Examples: building and maintaining animal enclosures, animal husbandry, gardening, building and maintaining a fishery, tapping trees and making syrup, harvesting products and prepping them for sale at a farmer’s market. 

Where is it located?

On a working farm with a workshop, a body of water, wooded land, open meadows, a garden, and a greenhouse for a variety of learning experiences. Transportation to and from the farm is the student’s responsibility.


The program runs every Friday during the school year from 8am to 3pm. Students can attend either a half-day or the all-day program, depending on the number of credits they wish to earn. 

Who teaches these classes?

A certified teacher plans the curriculum in conjunction with local artisans. The teacher is on site during instruction to facilitate learning and assessment. The artisan guides students through practice of the skills being taught. 

Does this program earn credits?

Yes. Students have three options for earning coursework credits for their transcript.

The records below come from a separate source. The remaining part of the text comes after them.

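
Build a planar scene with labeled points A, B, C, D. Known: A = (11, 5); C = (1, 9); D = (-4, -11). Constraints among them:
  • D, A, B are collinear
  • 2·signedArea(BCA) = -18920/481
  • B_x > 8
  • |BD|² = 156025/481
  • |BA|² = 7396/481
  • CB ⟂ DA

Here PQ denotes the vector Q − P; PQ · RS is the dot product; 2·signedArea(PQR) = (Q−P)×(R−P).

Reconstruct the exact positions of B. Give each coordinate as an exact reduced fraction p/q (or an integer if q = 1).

1. B_x = 4001/481  [D, A, B are collinear ∩ CB ⟂ DA]
2. B_y = 1029/481  [D, A, B are collinear ∩ CB ⟂ DA]
   → B = (4001/481, 1029/481)

B = (4001/481, 1029/481)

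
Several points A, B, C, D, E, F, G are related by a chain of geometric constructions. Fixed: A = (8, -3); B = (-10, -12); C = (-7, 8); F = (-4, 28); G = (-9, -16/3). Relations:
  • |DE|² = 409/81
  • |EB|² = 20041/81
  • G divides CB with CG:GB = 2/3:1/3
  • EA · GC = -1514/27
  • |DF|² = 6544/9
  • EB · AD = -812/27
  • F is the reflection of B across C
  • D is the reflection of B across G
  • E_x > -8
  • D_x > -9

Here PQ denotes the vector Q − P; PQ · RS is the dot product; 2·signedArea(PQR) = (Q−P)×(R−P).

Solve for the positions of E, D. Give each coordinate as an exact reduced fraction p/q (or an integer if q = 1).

D = (-8, 4/3)
E = (-23/3, 32/9)

1. E_x = -23/3  [line -2·x + -40/3·y + 866/27 = 0 ∩ |EB|² = 20041/81]
2. E_y = 32/9  [line -2·x + -40/3·y + 866/27 = 0 ∩ |EB|² = 20041/81]
   → E = (-23/3, 32/9)
3. D_x = -8  [EB · AD = -812/27 ∩ D is the reflection of B across G]
4. D_y = 4/3  [EB · AD = -812/27 ∩ D is the reflection of B across G]
   → D = (-8, 4/3)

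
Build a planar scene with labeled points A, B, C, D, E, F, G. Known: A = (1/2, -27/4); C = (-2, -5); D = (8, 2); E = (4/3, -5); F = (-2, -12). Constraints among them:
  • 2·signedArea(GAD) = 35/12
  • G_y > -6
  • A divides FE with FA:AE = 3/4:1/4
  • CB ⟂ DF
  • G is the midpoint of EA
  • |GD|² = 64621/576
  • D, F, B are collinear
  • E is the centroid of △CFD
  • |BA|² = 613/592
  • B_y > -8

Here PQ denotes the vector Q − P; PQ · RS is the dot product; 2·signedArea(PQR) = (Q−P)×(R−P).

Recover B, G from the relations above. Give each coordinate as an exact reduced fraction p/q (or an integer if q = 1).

1. B_x = 97/74  [D, F, B are collinear ∩ CB ⟂ DF]
2. B_y = -545/74  [D, F, B are collinear ∩ CB ⟂ DF]
   → B = (97/74, -545/74)
3. G_x = 11/12  [G is the midpoint of EA]
4. G_y = -47/8  [G is the midpoint of EA]
   → G = (11/12, -47/8)

B = (97/74, -545/74)
G = (11/12, -47/8)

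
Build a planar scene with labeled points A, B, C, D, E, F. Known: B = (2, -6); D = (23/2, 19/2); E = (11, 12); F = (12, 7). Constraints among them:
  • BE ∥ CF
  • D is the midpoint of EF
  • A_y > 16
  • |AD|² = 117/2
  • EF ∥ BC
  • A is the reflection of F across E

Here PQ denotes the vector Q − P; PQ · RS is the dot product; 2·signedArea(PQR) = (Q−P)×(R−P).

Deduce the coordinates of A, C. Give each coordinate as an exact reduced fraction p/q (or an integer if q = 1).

1. A_x = 10  [A is the reflection of F across E]
2. A_y = 17  [A is the reflection of F across E]
   → A = (10, 17)
3. C_x = 3  [BE ∥ CF ∩ EF ∥ BC]
4. C_y = -11  [BE ∥ CF ∩ EF ∥ BC]
   → C = (3, -11)

A = (10, 17)
C = (3, -11)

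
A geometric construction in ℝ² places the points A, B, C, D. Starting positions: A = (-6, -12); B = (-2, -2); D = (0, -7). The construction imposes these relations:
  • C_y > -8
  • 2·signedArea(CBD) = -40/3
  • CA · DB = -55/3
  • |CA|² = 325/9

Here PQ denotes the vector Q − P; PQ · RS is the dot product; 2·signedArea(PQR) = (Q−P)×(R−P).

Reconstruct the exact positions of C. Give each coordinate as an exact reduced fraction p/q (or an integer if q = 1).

C = (-8/3, -7)

1. C_x = -8/3  [CA · DB = -55/3 ∩ 2·signedArea(CBD) = -40/3]
2. C_y = -7  [CA · DB = -55/3 ∩ 2·signedArea(CBD) = -40/3]
   → C = (-8/3, -7)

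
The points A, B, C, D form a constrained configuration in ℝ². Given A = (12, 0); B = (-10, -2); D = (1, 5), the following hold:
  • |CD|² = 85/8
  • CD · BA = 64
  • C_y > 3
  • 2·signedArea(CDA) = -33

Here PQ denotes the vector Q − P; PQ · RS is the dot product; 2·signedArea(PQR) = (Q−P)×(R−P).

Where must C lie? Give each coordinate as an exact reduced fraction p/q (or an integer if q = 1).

1. C_x = -7/4  [2·signedArea(CDA) = -33 ∩ CD · BA = 64]
2. C_y = 13/4  [2·signedArea(CDA) = -33 ∩ CD · BA = 64]
   → C = (-7/4, 13/4)

C = (-7/4, 13/4)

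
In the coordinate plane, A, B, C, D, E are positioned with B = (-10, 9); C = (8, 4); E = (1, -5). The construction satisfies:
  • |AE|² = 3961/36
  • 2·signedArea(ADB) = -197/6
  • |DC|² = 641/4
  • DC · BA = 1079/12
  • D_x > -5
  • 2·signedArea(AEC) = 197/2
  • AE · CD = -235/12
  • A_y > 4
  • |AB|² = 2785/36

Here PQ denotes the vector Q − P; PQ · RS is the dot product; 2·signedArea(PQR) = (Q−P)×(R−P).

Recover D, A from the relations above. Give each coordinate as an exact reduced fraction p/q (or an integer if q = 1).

1. A_x = -13/6  [line -9·x + 7·y + -109/2 = 0 ∩ |AE|² = 3961/36]
2. A_y = 5  [line -9·x + 7·y + -109/2 = 0 ∩ |AE|² = 3961/36]
   → A = (-13/6, 5)
3. D_x = -9/2  [DC · BA = 1079/12 ∩ 2·signedArea(ADB) = -197/6]
4. D_y = 2  [DC · BA = 1079/12 ∩ 2·signedArea(ADB) = -197/6]
   → D = (-9/2, 2)

A = (-13/6, 5)
D = (-9/2, 2)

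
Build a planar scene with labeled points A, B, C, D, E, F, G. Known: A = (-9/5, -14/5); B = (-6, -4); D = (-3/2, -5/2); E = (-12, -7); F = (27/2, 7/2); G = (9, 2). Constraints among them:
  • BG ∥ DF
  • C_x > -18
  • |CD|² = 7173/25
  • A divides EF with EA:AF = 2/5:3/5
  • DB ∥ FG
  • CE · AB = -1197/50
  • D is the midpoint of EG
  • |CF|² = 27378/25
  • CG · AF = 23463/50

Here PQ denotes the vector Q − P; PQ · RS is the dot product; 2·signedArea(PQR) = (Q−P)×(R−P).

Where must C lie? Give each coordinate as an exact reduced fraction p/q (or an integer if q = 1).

C = (-171/10, -91/10)

1. C_x = -171/10  [CG · AF = 23463/50 ∩ CE · AB = -1197/50]
2. C_y = -91/10  [CG · AF = 23463/50 ∩ CE · AB = -1197/50]
   → C = (-171/10, -91/10)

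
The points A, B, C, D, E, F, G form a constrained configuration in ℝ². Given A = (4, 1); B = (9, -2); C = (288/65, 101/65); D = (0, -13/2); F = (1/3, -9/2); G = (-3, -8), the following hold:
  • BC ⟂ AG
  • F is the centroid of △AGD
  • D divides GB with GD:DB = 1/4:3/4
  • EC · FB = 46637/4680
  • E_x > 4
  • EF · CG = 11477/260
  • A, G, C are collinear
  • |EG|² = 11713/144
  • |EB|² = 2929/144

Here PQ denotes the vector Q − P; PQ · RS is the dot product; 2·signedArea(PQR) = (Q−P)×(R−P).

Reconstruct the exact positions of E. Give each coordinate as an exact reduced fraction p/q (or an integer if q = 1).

E = (14/3, -13/4)

1. E_x = 14/3  [EF · CG = 11477/260 ∩ EC · FB = 46637/4680]
2. E_y = -13/4  [EF · CG = 11477/260 ∩ EC · FB = 46637/4680]
   → E = (14/3, -13/4)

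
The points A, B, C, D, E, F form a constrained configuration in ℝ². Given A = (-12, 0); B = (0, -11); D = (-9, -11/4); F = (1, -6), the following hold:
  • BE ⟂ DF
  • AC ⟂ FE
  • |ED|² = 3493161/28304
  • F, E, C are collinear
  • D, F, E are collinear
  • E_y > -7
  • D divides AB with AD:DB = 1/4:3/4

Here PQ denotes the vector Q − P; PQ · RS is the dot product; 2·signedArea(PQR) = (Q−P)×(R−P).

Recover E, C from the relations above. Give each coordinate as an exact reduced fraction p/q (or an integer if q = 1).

1. E_x = 2769/1769  [D, F, E are collinear ∩ BE ⟂ DF]
2. E_y = -10939/1769  [D, F, E are collinear ∩ BE ⟂ DF]
   → E = (2769/1769, -10939/1769)
3. C_x = -22151/1769  [F, E, C are collinear ∩ AC ⟂ FE]
4. C_y = -2840/1769  [F, E, C are collinear ∩ AC ⟂ FE]
   → C = (-22151/1769, -2840/1769)

C = (-22151/1769, -2840/1769)
E = (2769/1769, -10939/1769)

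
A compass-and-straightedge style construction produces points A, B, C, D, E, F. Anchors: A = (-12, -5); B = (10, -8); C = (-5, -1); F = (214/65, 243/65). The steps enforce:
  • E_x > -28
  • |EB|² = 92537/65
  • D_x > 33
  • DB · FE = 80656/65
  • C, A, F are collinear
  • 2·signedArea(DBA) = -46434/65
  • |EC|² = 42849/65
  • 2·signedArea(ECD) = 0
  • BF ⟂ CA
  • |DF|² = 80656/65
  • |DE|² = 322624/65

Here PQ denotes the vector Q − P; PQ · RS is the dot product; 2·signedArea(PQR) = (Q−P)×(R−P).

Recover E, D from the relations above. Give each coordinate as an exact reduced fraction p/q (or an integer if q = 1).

1. D_x = 2202/65  [line -3·x + -22·y + 36944/65 = 0 ∩ |DF|² = 80656/65]
2. D_y = 1379/65  [line -3·x + -22·y + 36944/65 = 0 ∩ |DF|² = 80656/65]
   → D = (2202/65, 1379/65)
3. E_x = -1774/65  [2·signedArea(ECD) = 0 ∩ DB · FE = 80656/65]
4. E_y = -893/65  [2·signedArea(ECD) = 0 ∩ DB · FE = 80656/65]
   → E = (-1774/65, -893/65)

D = (2202/65, 1379/65)
E = (-1774/65, -893/65)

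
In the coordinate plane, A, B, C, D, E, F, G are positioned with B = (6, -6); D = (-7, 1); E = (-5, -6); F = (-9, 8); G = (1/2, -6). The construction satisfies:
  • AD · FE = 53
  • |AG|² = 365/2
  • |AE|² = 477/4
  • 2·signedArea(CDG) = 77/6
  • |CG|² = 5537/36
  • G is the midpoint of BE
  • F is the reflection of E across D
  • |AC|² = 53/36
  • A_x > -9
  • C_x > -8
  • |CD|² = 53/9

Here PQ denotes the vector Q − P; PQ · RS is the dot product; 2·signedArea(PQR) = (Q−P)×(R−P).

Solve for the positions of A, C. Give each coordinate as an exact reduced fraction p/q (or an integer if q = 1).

1. A_x = -8  [line -4·x + 14·y + -95 = 0 ∩ |AE|² = 477/4]
2. A_y = 9/2  [line -4·x + 14·y + -95 = 0 ∩ |AE|² = 477/4]
   → A = (-8, 9/2)
3. C_x = -23/3  [line 7·x + 15/2·y + 86/3 = 0 ∩ |AC|² = 53/36]
4. C_y = 10/3  [line 7·x + 15/2·y + 86/3 = 0 ∩ |AC|² = 53/36]
   → C = (-23/3, 10/3)

A = (-8, 9/2)
C = (-23/3, 10/3)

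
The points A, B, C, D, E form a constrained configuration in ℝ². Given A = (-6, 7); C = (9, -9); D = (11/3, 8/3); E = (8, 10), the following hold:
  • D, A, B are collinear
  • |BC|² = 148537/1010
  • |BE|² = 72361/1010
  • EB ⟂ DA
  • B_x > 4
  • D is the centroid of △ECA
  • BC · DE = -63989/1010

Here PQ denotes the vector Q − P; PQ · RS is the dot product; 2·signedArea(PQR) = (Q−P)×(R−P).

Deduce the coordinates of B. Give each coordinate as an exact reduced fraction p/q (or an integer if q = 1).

B = (4583/1010, 2299/1010)

1. B_x = 4583/1010  [D, A, B are collinear ∩ EB ⟂ DA]
2. B_y = 2299/1010  [D, A, B are collinear ∩ EB ⟂ DA]
   → B = (4583/1010, 2299/1010)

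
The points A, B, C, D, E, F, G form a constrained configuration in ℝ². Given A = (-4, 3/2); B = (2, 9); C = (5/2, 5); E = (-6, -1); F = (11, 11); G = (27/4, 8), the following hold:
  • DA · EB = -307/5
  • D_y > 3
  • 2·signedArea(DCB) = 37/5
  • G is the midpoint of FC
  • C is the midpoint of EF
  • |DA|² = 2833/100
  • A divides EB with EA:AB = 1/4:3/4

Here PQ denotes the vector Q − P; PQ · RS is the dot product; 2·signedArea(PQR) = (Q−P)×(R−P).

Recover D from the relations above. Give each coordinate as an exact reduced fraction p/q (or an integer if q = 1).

D = (4/5, 19/5)

1. D_x = 4/5  [2·signedArea(DCB) = 37/5 ∩ DA · EB = -307/5]
2. D_y = 19/5  [2·signedArea(DCB) = 37/5 ∩ DA · EB = -307/5]
   → D = (4/5, 19/5)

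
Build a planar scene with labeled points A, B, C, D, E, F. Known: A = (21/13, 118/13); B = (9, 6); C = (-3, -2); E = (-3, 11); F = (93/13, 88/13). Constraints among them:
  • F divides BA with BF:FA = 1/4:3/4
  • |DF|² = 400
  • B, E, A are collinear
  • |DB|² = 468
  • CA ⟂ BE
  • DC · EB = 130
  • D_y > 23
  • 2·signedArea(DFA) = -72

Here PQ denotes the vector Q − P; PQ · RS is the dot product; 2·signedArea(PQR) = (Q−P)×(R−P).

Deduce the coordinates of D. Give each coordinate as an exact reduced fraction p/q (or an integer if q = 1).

D = (-3, 24)

1. D_x = -3  [DC · EB = 130 ∩ 2·signedArea(DFA) = -72]
2. D_y = 24  [DC · EB = 130 ∩ 2·signedArea(DFA) = -72]
   → D = (-3, 24)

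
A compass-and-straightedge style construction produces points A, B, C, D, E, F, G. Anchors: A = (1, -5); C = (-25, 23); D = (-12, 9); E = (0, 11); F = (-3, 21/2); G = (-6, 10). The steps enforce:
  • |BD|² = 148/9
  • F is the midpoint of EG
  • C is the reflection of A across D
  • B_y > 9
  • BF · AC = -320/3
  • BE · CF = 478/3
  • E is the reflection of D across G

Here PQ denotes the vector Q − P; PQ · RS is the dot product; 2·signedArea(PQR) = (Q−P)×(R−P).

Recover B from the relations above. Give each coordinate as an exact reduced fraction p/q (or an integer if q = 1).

1. B_x = -8  [BF · AC = -320/3 ∩ BE · CF = 478/3]
2. B_y = 29/3  [BF · AC = -320/3 ∩ BE · CF = 478/3]
   → B = (-8, 29/3)

B = (-8, 29/3)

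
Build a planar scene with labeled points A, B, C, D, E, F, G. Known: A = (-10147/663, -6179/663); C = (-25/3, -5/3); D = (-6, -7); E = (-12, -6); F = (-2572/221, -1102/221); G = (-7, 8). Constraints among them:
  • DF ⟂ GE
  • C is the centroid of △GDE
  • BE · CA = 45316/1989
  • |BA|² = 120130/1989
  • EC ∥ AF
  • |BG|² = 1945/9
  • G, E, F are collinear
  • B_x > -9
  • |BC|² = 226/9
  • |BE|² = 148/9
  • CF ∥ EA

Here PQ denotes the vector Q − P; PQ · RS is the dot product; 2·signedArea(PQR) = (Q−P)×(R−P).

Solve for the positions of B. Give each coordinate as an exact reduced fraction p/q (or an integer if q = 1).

1. B_x = -8  [line 4622/663·x + 5074/663·y + 212408/1989 = 0 ∩ |BA|² = 120130/1989]
2. B_y = -20/3  [line 4622/663·x + 5074/663·y + 212408/1989 = 0 ∩ |BA|² = 120130/1989]
   → B = (-8, -20/3)

B = (-8, -20/3)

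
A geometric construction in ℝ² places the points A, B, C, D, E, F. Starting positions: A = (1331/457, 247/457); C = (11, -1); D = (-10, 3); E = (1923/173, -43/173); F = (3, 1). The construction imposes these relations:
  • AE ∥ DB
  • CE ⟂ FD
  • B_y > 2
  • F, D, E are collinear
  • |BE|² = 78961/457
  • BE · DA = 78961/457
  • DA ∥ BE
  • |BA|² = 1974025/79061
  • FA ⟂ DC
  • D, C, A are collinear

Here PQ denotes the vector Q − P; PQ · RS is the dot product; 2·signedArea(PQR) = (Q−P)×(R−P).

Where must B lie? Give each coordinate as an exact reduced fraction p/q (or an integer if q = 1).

1. B_x = -142062/79061  [DA ∥ BE ∩ AE ∥ DB]
2. B_y = 174801/79061  [DA ∥ BE ∩ AE ∥ DB]
   → B = (-142062/79061, 174801/79061)

B = (-142062/79061, 174801/79061)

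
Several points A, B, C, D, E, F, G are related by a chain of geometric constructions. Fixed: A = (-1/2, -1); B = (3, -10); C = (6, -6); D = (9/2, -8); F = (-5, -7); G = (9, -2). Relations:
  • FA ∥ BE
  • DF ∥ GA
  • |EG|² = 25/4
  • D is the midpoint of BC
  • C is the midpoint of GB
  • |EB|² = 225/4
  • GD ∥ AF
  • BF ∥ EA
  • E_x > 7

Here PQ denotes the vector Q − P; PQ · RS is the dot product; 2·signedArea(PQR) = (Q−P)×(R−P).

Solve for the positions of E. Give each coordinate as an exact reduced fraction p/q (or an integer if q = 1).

E = (15/2, -4)

1. E_x = 15/2  [BF ∥ EA ∩ FA ∥ BE]
2. E_y = -4  [BF ∥ EA ∩ FA ∥ BE]
   → E = (15/2, -4)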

  1. Attend the Morning Program, do two additional hours of reading outside of class each week, earn one credit each semester towards a Life Skills elective.
  2. Attend the Afternoon Program, do two additional hours of reading outside of class each week, earn one credit each semester towards an Agri-Science class. 
  3. Attend the Full Day program, do no additional reading but complete a capstone project on site with guidance from staff, earn two credits each semester towards an Integrated Consumer Math & Agri-Science class.